John muttered a curse under his breath. Think, accommodate this asshole’s massive ego if that’s what it takes. He had destroyed many people, but rarely had someone been so fragile before him, so absolutely in need, and by extension (ironically), so innocent. Looking down at him, he suddenly viewed Vincent as something other than an asshole, something beyond judgement. An animal that lacked concepts like reason or remorse. Just something that suffered, and wanted, and needed, and that he was charged with treating according to its nature. “Marquis de Gramont,” John said calmly but forcefully, and, even though it wasn’t true, “Autem Imperator.” Please don’t pass out, he thought. Please don’t die on me. “Regarde-moi et respire. [Look at me and breathe.]” He pressed a hand into each of his shoulders, physically stopping the shaking. Physical contact, but more dignified than the hug he wished he could offer, hopefully less likely to make Vincent feel pathetic. He let his face go flat and his voice perfectly monotone, neither pitying nor dismissive, but simply a statement of fact. “Tu vas bien. Je ne vais pas te faire de mal. Ce à quoi vous survivez actuellement est extrêmement difficile. Tu te débrouilles bien. Je ne vais pas mentir, je déteste tes tripes, mais tu ne devrais pas être obligé d’être dans cette position. Cela me fait chier aussi. Alors je ne vais pas te laisser mourir. Je veux que tu ailles bien et je ferai en sorte que cela se produise. [You’re okay. I’m not going to hurt you. What you’re surviving right now is extremely difficult. You’re doing well. I won’t lie, I hate your guts, but you shouldn’t have to be in this position. It pisses me off too. So I’m not gonna let you die. I want you to be okay and I will make that happen.]”
He half expected Vincent to spit insults again, but he just stared, unable to respond. It may have been his imagination, but he thought he saw Vincent’s eyes glaze slightly, pinprick pupils finally swelling open. Leaving one hand on his shoulder, John pulled the coat over his body, arranged it into place, and resumed the firm pressure on his shoulders. A human simulation of a weighted blanket. For a moment, he shivered even more violently, adjusting to the heat, and then let out an exhale as the peak of the terror began to subside.

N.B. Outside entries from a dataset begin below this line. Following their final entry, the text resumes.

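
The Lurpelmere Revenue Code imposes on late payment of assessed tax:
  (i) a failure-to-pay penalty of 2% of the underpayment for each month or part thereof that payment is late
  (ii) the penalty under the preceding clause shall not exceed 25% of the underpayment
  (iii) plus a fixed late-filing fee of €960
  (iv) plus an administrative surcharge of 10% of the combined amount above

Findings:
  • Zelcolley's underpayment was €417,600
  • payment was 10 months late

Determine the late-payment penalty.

€92,928

Accrued rate: 2% × 10 = 20%, capped at 25% → 20%
Failure-to-pay penalty: 20% of €417,600 = €83,520
Penalty before surcharge: €83,520 + €960 = €84,480
Administrative surcharge: 10% of €84,480 = €8,448
Total penalty: €84,480 + €8,448 = €92,928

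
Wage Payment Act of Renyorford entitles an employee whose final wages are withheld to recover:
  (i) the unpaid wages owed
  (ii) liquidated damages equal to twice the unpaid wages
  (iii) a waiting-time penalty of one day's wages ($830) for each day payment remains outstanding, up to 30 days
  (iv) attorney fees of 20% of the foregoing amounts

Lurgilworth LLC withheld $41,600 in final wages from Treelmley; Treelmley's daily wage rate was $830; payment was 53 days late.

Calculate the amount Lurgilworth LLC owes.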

Then those insults began to come. “This is exactly why I hate you. This sickeningly sweet nonsense that you spout. It makes me depressed to look at you. You say this - this fairy tale merde [shit], like you’re noble. But the world doesn’t work that way. It’s an affront to my intelligence. There’s no mercy waiting for you.”
“Maybe not. But there is for you. Even if I have to make sure of it myself.”
“I - “ his voice gave out into a sob and he turned his entire head away, into the cushions.
Heavy, sparkling droplets clinging to eyelashes, half-parted, twisted-up lips pressed into the fabric, the most wrenching sounds… He looked beautiful crying, and that thought did not belong in John’s head. He averted his eyes respectfully, partly so the Marquis would be free to turn back towards him if he wanted, and partly to avoid feeding whatever god-forsaken thing had just reared its head inside him.
They sat that way a long time, in silence, Vincent’s shoulders shuddering under the rock of John’s weight, sobs escaping a torn-open chest.
And as the Marquis’ muscles finally relaxed, John felt something. He felt something for this mess of barely restrained malice and misery pinned underneath him. An urgency, all through his body, his own heart taking flight as Vincent’s came to rest. I want you to be okay and I will make that happen, he had said. That was true.
It was then that John knew he was fucked.